Allahü teâlânın aşkı ile dolmuş, evliyanın büyüklerinden olan, Celâleddin-i Rûmi hazretleri, ney ve başka hiçbir çalgı çalmadı, raks etmedi. Mesnevinin birinci beytinde, "Dinle neyden, nasıl anlatıyor ayrılıklardan şikâyet ediyor" deniyor. Ney, İslâm dininde yetişen kâmil insan demektir. Bunlar, kendilerini ve her şeyi unutmuş, her an, Allahü teâlânın rızasını aramaktadır. Ney, Farsçada yok demektir. Bunlar da, kendi varlıklarından yok olmuştur. Ney denilen çalgı, içi boş bir çubuk olup, bundan çıkan her ses, onu çalan kimseden hasıl olmaktadır. O büyükler de, kendi varlıklarından boşalıp, kendilerinde, Allahü teâlânın ahlakı zahir olmaktadır. Neyin üçüncü manası, kamış kalem demektir ki, bundan da, insan-ı kâmil kastedilmektedir. Kalemin hareketi ve yazması kendinden olmadığı gibi, kâmil insanın hareketleri ve sözleri de, hep Allahü teâlâdandır.

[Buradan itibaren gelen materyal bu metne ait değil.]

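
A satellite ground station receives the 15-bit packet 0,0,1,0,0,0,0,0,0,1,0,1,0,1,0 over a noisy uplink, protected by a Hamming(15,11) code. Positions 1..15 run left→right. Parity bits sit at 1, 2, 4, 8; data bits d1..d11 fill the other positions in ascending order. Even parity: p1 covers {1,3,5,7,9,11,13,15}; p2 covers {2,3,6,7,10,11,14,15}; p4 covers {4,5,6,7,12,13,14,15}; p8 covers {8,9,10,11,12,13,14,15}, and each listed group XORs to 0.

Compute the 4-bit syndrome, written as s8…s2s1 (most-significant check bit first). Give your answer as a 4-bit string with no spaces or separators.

1011

s1 (pos 1,3,5,7,9,11,13,15): 0⊕1⊕0⊕0⊕0⊕0⊕0⊕0 = 1
s2 (pos 2,3,6,7,10,11,14,15): 0⊕1⊕0⊕0⊕1⊕0⊕1⊕0 = 1
s4 (pos 4,5,6,7,12,13,14,15): 0⊕0⊕0⊕0⊕1⊕0⊕1⊕0 = 0
s8 (pos 8,9,10,11,12,13,14,15): 0⊕0⊕1⊕0⊕1⊕0⊕1⊕0 = 1
Syndrome s8…s1 = 1011 → error at position 11.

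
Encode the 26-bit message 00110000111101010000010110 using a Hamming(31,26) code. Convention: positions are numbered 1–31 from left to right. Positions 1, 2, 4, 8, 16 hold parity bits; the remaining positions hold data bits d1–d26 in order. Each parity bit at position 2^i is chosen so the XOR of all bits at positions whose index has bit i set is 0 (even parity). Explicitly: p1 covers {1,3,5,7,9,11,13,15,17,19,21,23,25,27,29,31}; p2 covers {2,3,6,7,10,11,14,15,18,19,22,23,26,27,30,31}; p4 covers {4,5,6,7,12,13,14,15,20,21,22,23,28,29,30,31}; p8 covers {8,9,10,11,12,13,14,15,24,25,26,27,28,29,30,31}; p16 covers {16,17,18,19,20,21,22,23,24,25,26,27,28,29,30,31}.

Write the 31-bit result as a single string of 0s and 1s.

0100011000001110101010000010110

Place data at non-parity positions: p1 p2 0 p4 0 1 1 p8 0 0 0 0 1 1 1 p16 1 0 1 0 1 0 0 0 0 0 1 0 1 1 0
p1 (pos 1,3,5,7,9,11,13,15,17,19,21,23,25,27,29,31): XOR of data positions = 0⊕0⊕1⊕0⊕0⊕1⊕1⊕1⊕1⊕1⊕0⊕0⊕1⊕1⊕0 = 0
p2 (pos 2,3,6,7,10,11,14,15,18,19,22,23,26,27,30,31): XOR of data positions = 0⊕1⊕1⊕0⊕0⊕1⊕1⊕0⊕1⊕0⊕0⊕0⊕1⊕1⊕0 = 1
p4 (pos 4,5,6,7,12,13,14,15,20,21,22,23,28,29,30,31): XOR of data positions = 0⊕1⊕1⊕0⊕1⊕1⊕1⊕0⊕1⊕0⊕0⊕0⊕1⊕1⊕0 = 0
p8 (pos 8,9,10,11,12,13,14,15,24,25,26,27,28,29,30,31): XOR of data positions = 0⊕0⊕0⊕0⊕1⊕1⊕1⊕0⊕0⊕0⊕1⊕0⊕1⊕1⊕0 = 0
p16 (pos 16,17,18,19,20,21,22,23,24,25,26,27,28,29,30,31): XOR of data positions = 1⊕0⊕1⊕0⊕1⊕0⊕0⊕0⊕0⊕0⊕1⊕0⊕1⊕1⊕0 = 0
Codeword: 0100011000001110101010000010110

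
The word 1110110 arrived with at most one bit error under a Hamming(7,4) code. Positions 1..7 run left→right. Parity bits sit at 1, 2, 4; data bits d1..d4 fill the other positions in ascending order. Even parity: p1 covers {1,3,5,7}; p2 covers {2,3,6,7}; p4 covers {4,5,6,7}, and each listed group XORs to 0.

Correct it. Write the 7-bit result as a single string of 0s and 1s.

s1 (pos 1,3,5,7): 1⊕1⊕1⊕0 = 1
s2 (pos 2,3,6,7): 1⊕1⊕1⊕0 = 1
s4 (pos 4,5,6,7): 0⊕1⊕1⊕0 = 0
Syndrome s4…s1 = 011 → error at position 3.
Flip position 3: 1110110 → 1100110

1100110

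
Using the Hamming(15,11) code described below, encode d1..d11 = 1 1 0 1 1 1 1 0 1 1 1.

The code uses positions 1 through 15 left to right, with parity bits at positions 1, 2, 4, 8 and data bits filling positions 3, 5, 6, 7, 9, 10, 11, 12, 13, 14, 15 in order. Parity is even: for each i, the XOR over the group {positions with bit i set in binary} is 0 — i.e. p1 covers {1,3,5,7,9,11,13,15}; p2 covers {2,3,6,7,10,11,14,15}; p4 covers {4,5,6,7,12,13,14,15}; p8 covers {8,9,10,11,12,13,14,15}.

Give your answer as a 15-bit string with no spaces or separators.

101110101110111

Place data at non-parity positions: p1 p2 1 p4 1 0 1 p8 1 1 1 0 1 1 1
p1 (pos 1,3,5,7,9,11,13,15): XOR of data positions = 1⊕1⊕1⊕1⊕1⊕1⊕1 = 1
p2 (pos 2,3,6,7,10,11,14,15): XOR of data positions = 1⊕0⊕1⊕1⊕1⊕1⊕1 = 0
p4 (pos 4,5,6,7,12,13,14,15): XOR of data positions = 1⊕0⊕1⊕0⊕1⊕1⊕1 = 1
p8 (pos 8,9,10,11,12,13,14,15): XOR of data positions = 1⊕1⊕1⊕0⊕1⊕1⊕1 = 0
Codeword: 101110101110111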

Son 3 asırdır bazı cahiller, neyi çalgı sanarak, ney, dümbelek gibi, şeyler çalmaya, dans etmeye başladılar. Celâleddin-i Rûmi hazretleri, yüksek sesle zikir bile yapmazdı. Nitekim Mesnevisinde:
"Pes zi cân kün, vasl-ı cânânrâ taleb, bi leb-ü bi gâm migû, nâm-ı Rab!" buyuruyor ki; "O hâlde, sevgiliye kavuşmayı, can-u gönülden iste. Dudağını ve damağını oynatmadan, Rabbin ismini kalbinden söyle!" demektir.